Ich folgte ihm. Im Gastzimmer saß auf dem mittleren Sofa eine kleine Alte in braunem Kleid und weißer Haube, mit einem gutmütigen, schmächtigen Gesicht und einem scheuen und traurigen Blick.

»Hier, Mamachen, stelle ich Ihnen unseren Nachbarn vor.« Die Alte erhob sich und verbeugte sich vor mir, ohne den dicken, gehäkelten, sackähnlichen Strickbeutel aus den Händen zu lassen.

»Sind Sie schon lange in unserer Gegend?« fragte sie mit einer schwachen und leisen Stimme, mit den Augen zwinkernd.

»Nein, erst seit kurzem.«

»Haben Sie die Absicht, hier lange zu bleiben?«

»Ich denke bis zum Winter.«

Die Alte verstummte.

»Dieser da«, fiel ihr Radilow ein, auf einen langen und hageren Mann weisend, den ich beim Betreten des Gastzimmers gar nicht bemerkt hatte, »dieser da ist Fjodor Michejitsch … Nun, Fedja, zeig mal dem Gast deine Kunst.
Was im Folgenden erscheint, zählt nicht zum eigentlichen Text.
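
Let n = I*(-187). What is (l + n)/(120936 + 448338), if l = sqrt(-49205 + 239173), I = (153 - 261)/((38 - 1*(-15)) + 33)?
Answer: 1683/4079797 + 2*sqrt(11873)/284637 ≈ 0.0011782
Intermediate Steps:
I = -54/43 (I = -108/((38 + 15) + 33) = -108/(53 + 33) = -108/86 = -108*1/86 = -54/43 ≈ -1.2558)
l = 4*sqrt(11873) (l = sqrt(189968) = 4*sqrt(11873) ≈ 435.85)
n = 10098/43 (n = -54/43*(-187) = 10098/43 ≈ 234.84)
(l + n)/(120936 + 448338) = (4*sqrt(11873) + 10098/43)/(120936 + 448338) = (10098/43 + 4*sqrt(11873))/569274 = (10098/43 + 4*sqrt(11873))*(1/569274) = 1683/4079797 + 2*sqrt(11873)/284637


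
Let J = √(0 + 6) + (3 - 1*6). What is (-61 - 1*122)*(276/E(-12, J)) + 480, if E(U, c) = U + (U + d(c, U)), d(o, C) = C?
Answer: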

Warum hast du dich in den Winkel verkrochen?«

Fjodor Michejitsch erhob sich sofort von seinem Stuhl, nahm vom Fensterbrett eine elende Geige, faßte den Bogen, aber nicht am Ende, wie es sich gehört, sondern in der Mitte, stemmte die Geige gegen die Brust, schloß die Augen und fing an zu tanzen, wobei er ein Liedchen sang und auf den Saiten kratzte. Dem Aussehen nach mochte er siebzig Jahre alt sein; sein langer Nankingrock schlotterte traurig um seine trockenen, knochigen Glieder. Er tanzte; bald schüttelte er übermütig seinen kleinen, kahlen Kopf, bald bewegte er ihn wie ersterbend, bald reckte er den langen, sehnigen Hals, trampelte mit den Füßen auf einer Stelle und beugte ab und zu mit sichtbarer Anstrengung seine Knie. Aus seinem zahnlosen Mund kam eine altersschwache Stimme. Radilow hatte wohl an meinem Gesichtsausdruck erraten, daß die ›Kunst‹ Fedjas mir kein besonderes Vergnügen bereitete.

»Nun, schon gut, Alter, genug«, sagte er, »du darfst dir jetzt deine Belohnung holen.«

Fjodor Michejitsch legte sofort die Geige aufs Fensterbrett, verbeugte sich zuerst vor mir, als dem Gast, dann vor der Alten und zuletzt vor Radilow und ging hinaus.

»Der war auch einmal Gutsbesitzer«, fuhr mein neuer Bekannter, fort, »sogar ein reicher, aber er hat sich ruiniert und lebt jetzt bei mir … Zu seiner Zeit galt er aber als ein Hauptkerl im ganzen Gouvernement; zwei Frauen hat er ihren Männern entführt, hat sich einen Sängerchor gehalten und auch selbst meisterhaft gesungen und getanzt … Aber ist Ihnen vielleicht ein Schnäpschen gefällig? Das Essen steht ja schon auf dem Tisch.«

Ein junges Mädchen, dasselbe, das ich flüchtig im Garten gesehen hatte, trat ins Zimmer.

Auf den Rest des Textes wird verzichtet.